Seth paused. “It’s somebody who knows my writing.”

“Who knows your writing?” Nephthys sniffled.

“That bitch, our sister.”

“Isis? Why would Isis do this? It doesn’t make any sense.”

“She couldn’t help herself,” Seth said. “Always meddling, always sticking her nose in matters that should be of no concern to her. But you know what? She’ll get hers, and sooner than she thinks.”

Seth bent down and picked up the body his son, hauling it over his shoulder.
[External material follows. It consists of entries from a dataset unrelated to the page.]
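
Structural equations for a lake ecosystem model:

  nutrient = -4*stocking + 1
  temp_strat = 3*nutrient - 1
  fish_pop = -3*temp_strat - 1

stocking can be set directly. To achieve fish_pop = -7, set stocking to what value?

stocking = 0

Substituting into the temp_strat equation gives temp_strat = -12*stocking + 2.
So fish_pop = 36*stocking - 7.
Solve 36*stocking - 7 = -7: stocking = (-7 + 7) / 36 = 0.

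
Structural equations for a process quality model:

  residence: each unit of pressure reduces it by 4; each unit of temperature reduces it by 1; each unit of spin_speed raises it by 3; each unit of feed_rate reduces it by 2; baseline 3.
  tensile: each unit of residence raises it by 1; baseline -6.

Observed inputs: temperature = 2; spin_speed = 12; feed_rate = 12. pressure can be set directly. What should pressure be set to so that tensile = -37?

Substituting into the residence equation gives residence = -4*pressure + 13.
tensile becomes -4*pressure + 7.
Solve -4*pressure + 7 = -37: pressure = (-37 - 7) / -4 = 11.

pressure = 11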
He began retracing his steps back to the hut.

“Where are you going? What will you do?”

Seth didn’t answer. He just walked with a mechanical, Terminator-like motion to his strides that demarcated a funnelling of rage which would not abate unless it was satisfied. He wanted revenge, and he would go to any lengths to get it, irrespective of the cost. My youngest brother was a man-beast, and he rivalled that other beast in Greek mythology, the Lernaean Hydra; every time you severed one of his heads, two more would grow back.